Designing Composite Structures
Increased Complexity for Increased Accuracy of FEA models for Composite Structures
Reducing weight while improving structural performance and design aesthetics is a challenge every engineer faces. Composites are a great material alternative to drastically reduce weight in structural products. However, these materials are difficult to model because of their non-homogeneous material properties and their exceptional dependence on the manufacturing process to deliver maximum performance.
Complex shapes and degradation of material properties due to manufacturing add complexity to the modeling of composite parts, but they need to be captured to improve the accuracy of simulation models.
The video below explains why and how degradation of material should be included in a simulation model.
It is important to take into account the effects of temperature, shear due to ply-draping, and material degradation due to manufacturing or other artifacts on your material’s elastic and strength properties. Typical controllable material properties include isotropic and orthotropic elasticity, orthotropic strain and stress limits, and Puck constants.

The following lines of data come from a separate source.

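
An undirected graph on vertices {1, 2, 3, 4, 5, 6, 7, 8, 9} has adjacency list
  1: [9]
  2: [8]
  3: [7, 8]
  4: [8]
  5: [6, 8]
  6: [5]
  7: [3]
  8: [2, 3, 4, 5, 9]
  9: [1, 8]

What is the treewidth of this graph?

A width-1 tree decomposition is:
Bags: B1 = {1, 9}  B2 = {8, 9}  B3 = {5, 8}  B4 = {5, 6}  B5 = {4, 8}  B6 = {3, 8}  B7 = {2, 8}  B8 = {3, 7}
Tree: B1–B2, B2–B3, B3–B4, B3–B5, B2–B6, B6–B7, B6–B8
Each bag holds 2 vertices, so the decomposition has width 1, which upper-bounds the treewidth. G has an edge, so its treewidth is at least 1. Therefore the treewidth is 1.

1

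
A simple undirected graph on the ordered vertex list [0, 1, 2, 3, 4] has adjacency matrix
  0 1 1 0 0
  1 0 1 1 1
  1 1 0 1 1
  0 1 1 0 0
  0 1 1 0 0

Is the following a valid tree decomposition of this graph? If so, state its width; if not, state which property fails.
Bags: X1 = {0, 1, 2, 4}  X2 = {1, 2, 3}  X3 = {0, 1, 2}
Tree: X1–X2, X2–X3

No — bags containing vertex 0 are not connected in the tree.

A tree decomposition must satisfy three properties: every vertex lies in some bag; for every edge, both endpoints lie together in some bag; and for every vertex, the bags containing it form a connected subtree. Here bags containing vertex 0 are not connected in the tree, so the decomposition is invalid.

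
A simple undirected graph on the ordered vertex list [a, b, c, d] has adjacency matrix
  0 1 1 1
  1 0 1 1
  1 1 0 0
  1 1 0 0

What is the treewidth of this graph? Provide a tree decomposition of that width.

Treewidth 2.
One such decomposition:
Bags: B1 = {a, b, d}  B2 = {a, b, c}
Tree: B1–B2

The largest bag has 3 vertices, giving width 2; this decomposition certifies tw(G) ≤ 2. Conversely, {a, b, d} is a clique of size 3, and the vertices of any clique must share a bag in every tree decomposition; so some bag has ≥ 3 vertices and tw(G) ≥ 2. The upper and lower bounds meet at 2, so that is the treewidth.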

Our example of a blade clearly shows this: A model that does not include any effects caused by imperfections would be considered safe, while the inclusion of all effects reveals critical areas that require design modifications.
Effect of including imperfections in the composites model:
|Model without imperfections showing a safe design|
|Draping effect indicates potential issue in the bottom right had corner|
|Temperature effect shows critical areas in the root and notch regions|
|Degraded material properties, in which the critical regions extend clearly (red areas)|
The blade model shown in the video also exhibits geometric complexity. This compressor blade is a thick structure with geometric singularities. To model this, it is necessary to use extrusion tools as well as cut-offs that are defined from CAD models. ANSYS tools perform these operations in an easy manner, while preserving the complexity of the shapes and applying proper cut-off rules to the layers in the composite model.